New 400 kHz Current Sensors Enable More Sustainable Designs in Switch-Mode Power Designs

New 400 kHz Current Sensors Enable More Sustainable Designs in Switch-Mode Power Designs

By Wade Bussing, Product Marketing Engineer, Allegro MicroSystems

Really Cool. Really Efficient. 

Driven primarily by cost and shrinking PCB area, system designers are opting for smaller passive components and up-integrated sensor solutions in their switched-mode power designs. The space savings of smaller capacitors and inductors comes at the expense of efficiency in the form of switching loss, as higher switching speeds are required to generate an equivalent level of power. 

The availability of wide bandgap devices (SiC, GaN, and GaAs) has reduced the impact of switching losses on efficiency. As such, switching frequencies are on the rise in many power applications, including DC to DC converters, solar MPPT and inverters, telecom and server power supplies, power distribution units (PDUs), uninterruptible power supplies (UPS), and charging stations.  

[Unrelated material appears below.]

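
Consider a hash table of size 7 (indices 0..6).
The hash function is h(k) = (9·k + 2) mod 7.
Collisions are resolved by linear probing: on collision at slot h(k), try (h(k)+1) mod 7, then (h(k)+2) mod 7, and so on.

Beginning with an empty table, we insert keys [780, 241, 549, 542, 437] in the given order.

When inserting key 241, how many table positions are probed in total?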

With these new gains in efficiency and space savings, the high-speed trend is expected to continue, creating new requirements for current monitoring and protection. Allegro’s broad family of integrated Hall-effect current sensor ICs have kept pace with this high-speed trend by offering innovative high-speed solutions without sacrificing on size, efficiency, or performance. 

Stability and Accuracy 

Switching frequency directly affects a power system’s response to transient loads. As power supplies are tasked with supporting multiple subsystems, a proper transient response is required to avoid brownout events as these subsystems come online. When choosing sensors for such applications, system architects typically compromise between high speed or stability and accuracy over frequency and temperature. Compare the unfiltered response of two current sensing solutions in Figure 1.  

 

ACS37002 graph
Figure 1: ACS37002 Stable Output Response vs. a Competing Solution

The underdamped response of competing solutions creates ambiguity during peak current detection leading to errors in control and a reduction in overall efficiency. Output ringing also triggers overcurrent events, false shutdowns, and “nuisance” faults. 

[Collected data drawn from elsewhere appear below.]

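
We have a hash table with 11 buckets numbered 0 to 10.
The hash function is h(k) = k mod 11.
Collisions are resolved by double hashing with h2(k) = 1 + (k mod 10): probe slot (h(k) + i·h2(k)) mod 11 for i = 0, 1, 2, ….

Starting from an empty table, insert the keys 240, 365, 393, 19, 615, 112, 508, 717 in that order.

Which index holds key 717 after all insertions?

240: h=9 => slot 9
365: h=2 => slot 2
393: h=8 => slot 8
19: h=8, h2=10, probe 8,7 => slot 7
615: h=10 => slot 10
112: h=2, h2=3, probe 2,5 => slot 5
508: h=2, h2=9, probe 2,0 => slot 0
717: h=2, h2=8, probe 2,10,7,4 => slot 4
Table: [508, ., 365, ., 717, 112, ., 19, 393, 240, 615]

4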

With the ACS37002, system architects no longer need to compromise. Thanks to an innovative 400 kHz signal path and mature sensor architecture, the ACS37002 cleanly tracks the signal with minimal ringing, phase delay, or attenuation—and no external filter components. A differential output (Vref) and stray field rejection offer high signal integrity in noisy environments. This integrated current sensor from Allegro occupies a new sweet spot for high speed, high accuracy, and rock-solid stability over frequency and temperature. 

 

Efficiency, Heating, and PCB Area 


Frequency is not the only specification on the rise. Efficiency goals are increasing, too, driving the adoption of low loss switch technologies. As the on-resistance of switches drops, other components in the current path begin to account for a more significant percentage of power lost as heat.  

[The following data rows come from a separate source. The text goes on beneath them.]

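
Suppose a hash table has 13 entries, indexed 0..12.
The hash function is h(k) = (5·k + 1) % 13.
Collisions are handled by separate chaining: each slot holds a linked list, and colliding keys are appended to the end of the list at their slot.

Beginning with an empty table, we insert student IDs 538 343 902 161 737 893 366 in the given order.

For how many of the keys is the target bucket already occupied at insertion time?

4

538 → bucket 0
343 → bucket 0 (collision)
902 → bucket 0 (collision)
161 → bucket 0 (collision)
737 → bucket 7
893 → bucket 7 (collision)
366 → bucket 11
Final buckets:
0: 538 -> 343 -> 902 -> 161
1: —
2: —
3: —
4: —
5: —
6: —
7: 737 -> 893
8: —
9: —
10: —
11: 366
12: —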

Management of I2R losses has compounding effects on system cost and reliability. Limiting heat reduces cooling requirements and associated costs while extending the lifetime and reliability of power systems. For equipment like solar inverters, this translates to more time in the sun, and less time in maintenance or a landfill. Losses of standard current sensing solutions are compared in Table 1. 

Packaging chart
Table 1: Current Sensing package options and Power Loss at 25 A

Power loss in shunt solutions is reduced by placing additional resistors in parallel or choosing lower resistor values. These methods are useful, but the layout is critical for overall accuracy, and the added resistors consume precious board space—especially when oversized. Lastly, most shunt solutions do not support negative input voltages, requiring additional isolation components to make the measurement.  

Conclusion 

The latest generation of current sensors are easy to use and are up-integrated with features that reduce design time, BOM size, and cost. As a result, system architects may focus on the unique and challenging aspects of their design.  

The 400 kHz ACS37002 family of sensors is cool under heavy workloads, with a compact, low power loss package that keeps temperatures down and can extend the life of a power system. These current sensors hit the right balance of high speed, high accuracy, and stability over temperature, making switched-mode power designs greener and more efficient—leading technology and the world to a more sustainable future.